Trojan Horse scandal disruption 'may have hit exam grades of pupils'


There is a risk that the exam grades of pupils at schools at the centre of the Trojan Horse scandal may have been affected as a result of the disruption caused by the affair, it has been suggested.

Sir Mike Tomlinson, education commissioner for Birmingham, said there was undoubtedly an impact on the education of some children in the city.

He also said he had banned the term "Trojan Horse" amid concerns that it was having an impact on the morale of teachers.

The so-called Trojan Horse plot, which came to light in 2014, centred on an alleged move by a small group of hardline Muslims to seize control of a small number of Birmingham schools.

The allegations sparked investigations by several agencies including the Department for Education and Ofsted.

Sir Mike was appointed commissioner to work with Birmingham City Council and oversee improvements to education in the city.

Speaking at the Global Education and Skills Forum in Dubai, he said: "I've been talking to a lot of young people in the schools concerned; they are very, very ambitious for themselves. 

"Parents are ambitious for them. What they wanted was a good education. They didn't want all of what was happening around them. 

"That has undoubtedly disrupted the education and possible achievement of a number of young people coming into this year's examinations, sadly."

After the session, on combating extremism in inner city schools, Sir Mike said: "All I am saying there is a risk, that's all. Whether the risk materialises, we will know some time in the autumn."

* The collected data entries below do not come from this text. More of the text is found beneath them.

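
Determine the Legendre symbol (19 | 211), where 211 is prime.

1

Reciprocity: 19 ≡ 3 and 211 ≡ 3 (mod 4), so (19/211) = −(211/19).
Reduce top mod 19: now compute (2/19).
Pull out 2: since 19 ≡ 3 (mod 8), (2/19) = -1.
Reached (1/19) = 1. Collecting the sign flips along the way, the symbol is +1.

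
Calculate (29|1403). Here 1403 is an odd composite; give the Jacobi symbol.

-1

Reciprocity: 29 ≡ 1 and 1403 ≡ 3 (mod 4), so (29/1403) = +(1403/29).
Reduce top mod 29: now compute (11/29).
Reciprocity: 11 ≡ 3 and 29 ≡ 1 (mod 4), so (11/29) = +(29/11).
Reduce top mod 11: now compute (7/11).
Reciprocity: 7 ≡ 3 and 11 ≡ 3 (mod 4), so (7/11) = −(11/7).
Reduce top mod 7: now compute (4/7).
Pull out 2^2: since 7 ≡ 7 (mod 8), (2/7) = +1, so (2/7)^2 = +1.
Reached (1/7) = 1. Collecting the sign flips along the way, the symbol is -1.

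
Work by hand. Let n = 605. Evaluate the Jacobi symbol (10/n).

0

Pull out 2: since 605 ≡ 5 (mod 8), (2/605) = -1.
Reciprocity: 5 ≡ 1 and 605 ≡ 1 (mod 4), so (5/605) = +(605/5).
Reduce top mod 5: now compute (0/5).
Top reduces to 0: gcd > 1, so the symbol is 0.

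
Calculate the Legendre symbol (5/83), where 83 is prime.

-1

Reciprocity: 5 ≡ 1 and 83 ≡ 3 (mod 4), so (5/83) = +(83/5).
Reduce top mod 5: now compute (3/5).
Reciprocity: 3 ≡ 3 and 5 ≡ 1 (mod 4), so (3/5) = +(5/3).
Reduce top mod 3: now compute (2/3).
Pull out 2: since 3 ≡ 3 (mod 8), (2/3) = -1.
Reached (1/3) = 1. Collecting the sign flips along the way, the symbol is -1.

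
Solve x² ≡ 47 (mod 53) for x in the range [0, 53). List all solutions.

53 ≡ 1 (mod 4), so we find a root by search.
Trying successive values, 10² = 100 ≡ 47 (mod 53). The other root is 53 − 10 = 43.

10, 43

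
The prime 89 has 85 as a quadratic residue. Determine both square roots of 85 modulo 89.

89 ≡ 1 (mod 4), so we find a root by search.
Trying successive values, 21² = 441 ≡ 85 (mod 89). The other root is 89 − 21 = 68.

21, 68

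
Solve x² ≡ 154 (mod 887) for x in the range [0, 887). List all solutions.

Since 887 ≡ 3 (mod 4), a square root of 154 is 154^((887+1)/4) = 154^222 mod 887.
Repeated squaring: 154^2≡654, 154^4≡182, 154^8≡305, 154^16≡777, 154^32≡569, 154^64≡6, 154^128≡36 (mod 887).
154^222 = 154^(128+64+16+8+4+2) ≡ 74 (mod 887).
Check: 74² = 5476 ≡ 154 (mod 887). The two roots are 74 and 813.

74, 813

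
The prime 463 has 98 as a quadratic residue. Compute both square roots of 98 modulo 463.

32, 431

Since 463 ≡ 3 (mod 4), a square root of 98 is 98^((463+1)/4) = 98^116 mod 463.
Repeated squaring: 98^2≡344, 98^4≡271, 98^8≡287, 98^16≡418, 98^32≡173, 98^64≡297 (mod 463).
98^116 = 98^(64+32+16+4) ≡ 32 (mod 463).
Check: 32² = 1024 ≡ 98 (mod 463). The two roots are 32 and 431.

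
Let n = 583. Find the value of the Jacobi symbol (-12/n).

First reduce: -12 ≡ 571 (mod 583).
Reciprocity: 571 ≡ 3 and 583 ≡ 3 (mod 4), so (571/583) = −(583/571).
Reduce top mod 571: now compute (12/571).
Pull out 2^2: since 571 ≡ 3 (mod 8), (2/571) = -1, so (2/571)^2 = +1.
Reciprocity: 3 ≡ 3 and 571 ≡ 3 (mod 4), so (3/571) = −(571/3).
Reduce top mod 3: now compute (1/3).
Reached (1/3) = 1. Collecting the sign flips along the way, the symbol is +1.

1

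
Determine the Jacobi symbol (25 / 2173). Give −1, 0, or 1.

1

Reciprocity: 25 ≡ 1 and 2173 ≡ 1 (mod 4), so (25/2173) = +(2173/25).
Reduce top mod 25: now compute (23/25).
Reciprocity: 23 ≡ 3 and 25 ≡ 1 (mod 4), so (23/25) = +(25/23).
Reduce top mod 23: now compute (2/23).
Pull out 2: since 23 ≡ 7 (mod 8), (2/23) = +1.
Reached (1/23) = 1. Collecting the sign flips along the way, the symbol is +1.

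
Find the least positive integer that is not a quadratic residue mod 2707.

(2/2707) = −1, so 2 is the smallest positive non-residue mod 2707.

2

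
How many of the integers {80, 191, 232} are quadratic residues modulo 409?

2

(80/409) = +1 → QR.
(191/409) = +1 → QR.
(232/409) = -1 → non-residue.
Total quadratic residues among the 3: 2.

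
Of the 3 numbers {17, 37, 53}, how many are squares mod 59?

(17/59) = +1 → QR.
(37/59) = -1 → non-residue.
(53/59) = +1 → QR.
Total quadratic residues among the 3: 2.

2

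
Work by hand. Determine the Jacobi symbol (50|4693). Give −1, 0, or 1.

Pull out 2: since 4693 ≡ 5 (mod 8), (2/4693) = -1.
Reciprocity: 25 ≡ 1 and 4693 ≡ 1 (mod 4), so (25/4693) = +(4693/25).
Reduce top mod 25: now compute (18/25).
Pull out 2: since 25 ≡ 1 (mod 8), (2/25) = +1.
Reciprocity: 9 ≡ 1 and 25 ≡ 1 (mod 4), so (9/25) = +(25/9).
Reduce top mod 9: now compute (7/9).
Reciprocity: 7 ≡ 3 and 9 ≡ 1 (mod 4), so (7/9) = +(9/7).
Reduce top mod 7: now compute (2/7).
Pull out 2: since 7 ≡ 7 (mod 8), (2/7) = +1.
Reached (1/7) = 1. Collecting the sign flips along the way, the symbol is -1.

-1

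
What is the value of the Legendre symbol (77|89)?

Reciprocity: 77 ≡ 1 and 89 ≡ 1 (mod 4), so (77/89) = +(89/77).
Reduce top mod 77: now compute (12/77).
Pull out 2^2: since 77 ≡ 5 (mod 8), (2/77) = -1, so (2/77)^2 = +1.
Reciprocity: 3 ≡ 3 and 77 ≡ 1 (mod 4), so (3/77) = +(77/3).
Reduce top mod 3: now compute (2/3).
Pull out 2: since 3 ≡ 3 (mod 8), (2/3) = -1.
Reached (1/3) = 1. Collecting the sign flips along the way, the symbol is -1.

-1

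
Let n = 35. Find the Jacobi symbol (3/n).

1

Reciprocity: 3 ≡ 3 and 35 ≡ 3 (mod 4), so (3/35) = −(35/3).
Reduce top mod 3: now compute (2/3).
Pull out 2: since 3 ≡ 3 (mod 8), (2/3) = -1.
Reached (1/3) = 1. Collecting the sign flips along the way, the symbol is +1.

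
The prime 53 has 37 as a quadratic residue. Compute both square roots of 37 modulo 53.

14, 39

53 ≡ 1 (mod 4), so we find a root by search.
Trying successive values, 14² = 196 ≡ 37 (mod 53). The other root is 53 − 14 = 39.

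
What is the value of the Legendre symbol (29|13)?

First reduce: 29 ≡ 3 (mod 13).
Reciprocity: 3 ≡ 3 and 13 ≡ 1 (mod 4), so (3/13) = +(13/3).
Reduce top mod 3: now compute (1/3).
Reached (1/3) = 1. Collecting the sign flips along the way, the symbol is +1.

1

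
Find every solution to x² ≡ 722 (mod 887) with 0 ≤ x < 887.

Since 887 ≡ 3 (mod 4), a square root of 722 is 722^((887+1)/4) = 722^222 mod 887.
Repeated squaring: 722^2≡615, 722^4≡363, 722^8≡493, 722^16≡11, 722^32≡121, 722^64≡449, 722^128≡252 (mod 887).
722^222 = 722^(128+64+16+8+4+2) ≡ 290 (mod 887).
Check: 290² = 84100 ≡ 722 (mod 887). The two roots are 290 and 597.

290, 597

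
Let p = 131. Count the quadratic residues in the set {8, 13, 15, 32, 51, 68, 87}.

2

(8/131) = -1 → non-residue.
(13/131) = +1 → QR.
(15/131) = +1 → QR.
(32/131) = -1 → non-residue.
(51/131) = -1 → non-residue.
(68/131) = -1 → non-residue.
(87/131) = -1 → non-residue.
Total quadratic residues among the 7: 2.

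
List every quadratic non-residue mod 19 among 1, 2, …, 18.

Square k = 1,…,9 (k and 19−k give the same square):
1²=1, 2²=4, 3²=9, 4²=16, 5²≡6, 6²≡17, 7²≡11, 8²≡7, 9²≡5 (mod 19).
The residues are {1, 4, 5, 6, 7, 9, 11, 16, 17}; the non-residues are the remaining 9 nonzero classes.

2 3 8 10 12 13 14 15 18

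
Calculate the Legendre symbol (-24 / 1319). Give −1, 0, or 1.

First reduce: -24 ≡ 1295 (mod 1319).
Reciprocity: 1295 ≡ 3 and 1319 ≡ 3 (mod 4), so (1295/1319) = −(1319/1295).
Reduce top mod 1295: now compute (24/1295).
Pull out 2^3: since 1295 ≡ 7 (mod 8), (2/1295) = +1, so (2/1295)^3 = +1.
Reciprocity: 3 ≡ 3 and 1295 ≡ 3 (mod 4), so (3/1295) = −(1295/3).
Reduce top mod 3: now compute (2/3).
Pull out 2: since 3 ≡ 3 (mod 8), (2/3) = -1.
Reached (1/3) = 1. Collecting the sign flips along the way, the symbol is -1.

-1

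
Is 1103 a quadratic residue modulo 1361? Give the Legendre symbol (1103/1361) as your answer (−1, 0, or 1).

1

Reciprocity: 1103 ≡ 3 and 1361 ≡ 1 (mod 4), so (1103/1361) = +(1361/1103).
Reduce top mod 1103: now compute (258/1103).
Pull out 2: since 1103 ≡ 7 (mod 8), (2/1103) = +1.
Reciprocity: 129 ≡ 1 and 1103 ≡ 3 (mod 4), so (129/1103) = +(1103/129).
Reduce top mod 129: now compute (71/129).
Reciprocity: 71 ≡ 3 and 129 ≡ 1 (mod 4), so (71/129) = +(129/71).
Reduce top mod 71: now compute (58/71).
Pull out 2: since 71 ≡ 7 (mod 8), (2/71) = +1.
Reciprocity: 29 ≡ 1 and 71 ≡ 3 (mod 4), so (29/71) = +(71/29).
Reduce top mod 29: now compute (13/29).
Reciprocity: 13 ≡ 1 and 29 ≡ 1 (mod 4), so (13/29) = +(29/13).
Reduce top mod 13: now compute (3/13).
Reciprocity: 3 ≡ 3 and 13 ≡ 1 (mod 4), so (3/13) = +(13/3).
Reduce top mod 3: now compute (1/3).
Reached (1/3) = 1. Collecting the sign flips along the way, the symbol is +1.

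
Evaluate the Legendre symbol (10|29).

Pull out 2: since 29 ≡ 5 (mod 8), (2/29) = -1.
Reciprocity: 5 ≡ 1 and 29 ≡ 1 (mod 4), so (5/29) = +(29/5).
Reduce top mod 5: now compute (4/5).
Pull out 2^2: since 5 ≡ 5 (mod 8), (2/5) = -1, so (2/5)^2 = +1.
Reached (1/5) = 1. Collecting the sign flips along the way, the symbol is -1.

-1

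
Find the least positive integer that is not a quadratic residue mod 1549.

2

(2/1549) = −1, so 2 is the smallest positive non-residue mod 1549.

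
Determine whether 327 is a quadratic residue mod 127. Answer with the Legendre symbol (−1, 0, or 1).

1

First reduce: 327 ≡ 73 (mod 127).
Reciprocity: 73 ≡ 1 and 127 ≡ 3 (mod 4), so (73/127) = +(127/73).
Reduce top mod 73: now compute (54/73).
Pull out 2: since 73 ≡ 1 (mod 8), (2/73) = +1.
Reciprocity: 27 ≡ 3 and 73 ≡ 1 (mod 4), so (27/73) = +(73/27).
Reduce top mod 27: now compute (19/27).
Reciprocity: 19 ≡ 3 and 27 ≡ 3 (mod 4), so (19/27) = −(27/19).
Reduce top mod 19: now compute (8/19).
Pull out 2^3: since 19 ≡ 3 (mod 8), (2/19) = -1, so (2/19)^3 = -1.
Reached (1/19) = 1. Collecting the sign flips along the way, the symbol is +1.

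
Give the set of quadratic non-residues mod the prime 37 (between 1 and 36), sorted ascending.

2,5,6,8,13,14,15,17,18,19,20,22,23,24,29,31,32,35

Square k = 1,…,18 (k and 37−k give the same square):
1²=1, 2²=4, 3²=9, 4²=16, 5²=25, 6²=36, 7²≡12, 8²≡27, 9²≡7, 10²≡26, 11²≡10, 12²≡33, 13²≡21, 14²≡11, 15²≡3, 16²≡34, 17²≡30, 18²≡28 (mod 37).
The residues are {1, 3, 4, 7, 9, 10, 11, 12, 16, 21, 25, 26, 27, 28, 30, 33, 34, 36}; the non-residues are the remaining 18 nonzero classes.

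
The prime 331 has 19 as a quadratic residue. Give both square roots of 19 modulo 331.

130, 201

Since 331 ≡ 3 (mod 4), a square root of 19 is 19^((331+1)/4) = 19^83 mod 331.
Repeated squaring: 19^2≡30, 19^4≡238, 19^8≡43, 19^16≡194, 19^32≡233, 19^64≡5 (mod 331).
19^83 = 19^(64+16+2+1) ≡ 130 (mod 331).
Check: 130² = 16900 ≡ 19 (mod 331). The two roots are 130 and 201.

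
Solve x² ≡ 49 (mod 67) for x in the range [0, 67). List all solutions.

7, 60

Since 67 ≡ 3 (mod 4), a square root of 49 is 49^((67+1)/4) = 49^17 mod 67.
Repeated squaring: 49^2≡56, 49^4≡54, 49^8≡35, 49^16≡19 (mod 67).
49^17 = 49^(16+1) ≡ 60 (mod 67).
Check: 60² = 3600 ≡ 49 (mod 67). The two roots are 7 and 60.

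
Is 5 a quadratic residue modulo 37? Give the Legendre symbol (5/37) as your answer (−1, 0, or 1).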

Sir Mike also told delegates that there is no a very high proportion of outstanding and good schools in Birmingham, and that overall performance is above the national average.

On why he has banned the term "Trojan Horse", Sir Mike said: "The term that was originally used about the letter is not in official use now. It has disappeared as a term, we refer more broadly to schools that are vulnerable."

"It wasn't helpful to the schools, it wasn't helpful to the city. It's not used any more."

He added: "Some of the schools that were first of all caught up in that, it was ultimately proven that they weren't involved at all. 

"Secondly, without a doubt, that term was beginning to have an adverse impact on the morale of teachers in Birmingham and equally an impact on the recruitment of people to Birmingham. Not just to the schools but the authority itself."